Five days ago Manteca was basking in 90 degree heat with an overnight low of 55 degrees
Come Thursday on Halloween Manteca could be setting a new record low for Oct. 31.
The National Weather Service is calling for the temperature to dip to 30 degrees.
That means it will be roughly 10 degrees cooler for trick or treaters after the sun goes down on Thursday than it was last Halloween.

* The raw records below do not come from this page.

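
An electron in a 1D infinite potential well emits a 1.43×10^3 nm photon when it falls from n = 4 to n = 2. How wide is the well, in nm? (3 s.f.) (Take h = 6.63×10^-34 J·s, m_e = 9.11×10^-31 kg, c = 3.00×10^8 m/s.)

L = 2.28 nm

The photon carries ΔE = hc/λ = 6.63×10^-34·3.00×10^8/1.43×10^-6 m = 1.391×10^-19 J.
Since ΔE = (4² − 2²)E_1, E_1 = 1.159×10^-20 J, and L = h/√(8m_eE_1) = 2.28×10^-9 m = 2.28 nm.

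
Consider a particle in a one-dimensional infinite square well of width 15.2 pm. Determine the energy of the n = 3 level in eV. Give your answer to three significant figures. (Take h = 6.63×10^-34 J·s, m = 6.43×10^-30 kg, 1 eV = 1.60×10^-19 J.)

For an infinite well E_n = n²h²/(8mL²), so E_1 = h²/(8mL²) = (6.63×10^-34)²/(8·6.43×10^-30·(1.52×10^-11 m)²) = 3.699×10^-17 J.
Then E_3 = 3²·E_1 = 9·3.699×10^-17 J = 3.329×10^-16 J.
Converting, E_3 = 3.329×10^-16 J / (1.60×10^-19 J/eV) = 2.08×10^3 eV.

E_3 = 2.08×10^3 eV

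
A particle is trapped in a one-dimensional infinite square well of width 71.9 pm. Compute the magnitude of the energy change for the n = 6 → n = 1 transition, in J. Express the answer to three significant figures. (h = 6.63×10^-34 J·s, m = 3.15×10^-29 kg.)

|ΔE| = 1.18×10^-17 J

E_1 = h²/(8mL²) = 3.374×10^-19 J.
|ΔE| = |6² − 1²|·E_1 = 35·3.374×10^-19 J = 1.18×10^-17 J.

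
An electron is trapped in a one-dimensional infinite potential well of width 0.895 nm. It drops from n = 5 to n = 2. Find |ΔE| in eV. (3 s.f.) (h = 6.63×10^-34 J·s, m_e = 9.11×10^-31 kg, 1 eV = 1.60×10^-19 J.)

|ΔE| = 9.88 eV

E_1 = h²/(8m_eL²) = 7.530×10^-20 J.
|ΔE| = |5² − 2²|·E_1 = 21·7.530×10^-20 J = 1.581×10^-18 J = 9.88 eV.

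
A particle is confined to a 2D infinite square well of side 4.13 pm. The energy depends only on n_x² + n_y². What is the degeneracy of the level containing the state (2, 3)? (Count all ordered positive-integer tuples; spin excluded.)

degeneracy = 2

The level has n_x² + n_y² = 13. The ordered positive-integer solutions are (2, 3), (3, 2).
That gives 2 states.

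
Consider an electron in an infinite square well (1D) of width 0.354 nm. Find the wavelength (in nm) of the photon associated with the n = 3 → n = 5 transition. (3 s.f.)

λ = 25.8 nm

E_1 = h²/(8m_eL²) = 4.808×10^-19 J, so ΔE = (5² − 3²)E_1 = 7.693×10^-18 J.
λ = hc/ΔE = (6.626×10^-34·2.998×10^8)/7.693×10^-18 = 2.58×10^-8 m = 25.8 nm.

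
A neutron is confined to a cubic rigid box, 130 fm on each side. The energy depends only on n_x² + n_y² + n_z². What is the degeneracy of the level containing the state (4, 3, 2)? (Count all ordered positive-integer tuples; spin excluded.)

degeneracy = 6

The level has n_x² + n_y² + n_z² = 29. The ordered positive-integer solutions are (2, 3, 4), (2, 4, 3), (3, 2, 4), (3, 4, 2), (4, 2, 3), (4, 3, 2).
That gives 6 states.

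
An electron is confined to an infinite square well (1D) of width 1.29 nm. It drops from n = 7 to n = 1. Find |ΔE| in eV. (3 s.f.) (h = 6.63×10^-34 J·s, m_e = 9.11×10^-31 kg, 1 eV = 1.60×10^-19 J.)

E_1 = h²/(8m_eL²) = 3.624×10^-20 J.
|ΔE| = |7² − 1²|·E_1 = 48·3.624×10^-20 J = 1.740×10^-18 J = 10.9 eV.

|ΔE| = 10.9 eV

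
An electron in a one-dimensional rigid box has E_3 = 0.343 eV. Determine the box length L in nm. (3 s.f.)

L = 3.14 nm

From E_n = n²h²/(8m_eL²), L = n·h/√(8m_eE_n).
E_3 = 0.343 eV = 5.495×10^-20 J, so L = 3·6.626×10^-34/√(8·9.109×10^-31·5.495×10^-20) = 3.14×10^-9 m = 3.14 nm.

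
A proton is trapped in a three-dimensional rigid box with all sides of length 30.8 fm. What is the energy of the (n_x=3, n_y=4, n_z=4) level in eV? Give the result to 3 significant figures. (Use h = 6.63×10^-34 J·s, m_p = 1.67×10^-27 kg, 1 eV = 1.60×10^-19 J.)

For a 3D rectangular well E = (h²/8m_p)·Σ n_i²/L_i² = (6.63×10^-34)²/(8·1.67×10^-27) · [3²/(30.8 fm)² + 4²/(30.8 fm)² + 4²/(30.8 fm)²].
Evaluating gives E = 1.422×10^-12 J = 8.89×10^6 eV.

E = 8.89×10^6 eV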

The forecast comes right after winds are expected to sweep through Northern California today and Wednesday at speeds of 5 to 35 mph with gusts ranging from 35 to 60 mph. Winds in the Northern San Joaquin Valley, by comparison, will be northerly 20 to 30 mph with gusts possible up to 55 mph. That, combined with extremely low daytime humidity, prompted PG&E this morning to turn-off power to 605,000 customers in 29 counties in Northern California. Manteca and the rest of San Joaquin County are not expected to be impacted by the latest deliberate power shut-off by PG&E. It means over 1.5 million Californians will likely be without electricity over the next couple of days.
Today will start a six-day string of low temperatures below 40 degrees. The last time this year the temperature dropped that low was in mid-January. Today’s low was expected to drop to 33 degrees while the high is predicted to reach 72 degrees. The high Monday in Manteca based on the Civic Center weather station was 75 degrees with the low 40 degrees.
If the low does drop to 30 degrees on Thursday it will break the record of 33 degrees set in 1956.
At least it won’t be as low as in Denver where the forecast calls for a low of 0 degrees on Halloween. That is attributed to the same powerful Artic air mass pouring into the Rockies and Plains states that sent temperatures in parts of Utah to minus 34 degrees on Monday.
Based on the forecast for Manteca and the rest of the Northern San Joaquin Valley, Thursday will be the first day in at least five in a row anticipated to be “good” by the National Weather Service in terms of conditions not favoring wildfires. The San Joaquin Valley Air Pollution Control District anticipates the impacts of the Kincaid Fire burning in the Napa Valley will improve significantly based on wind patterns.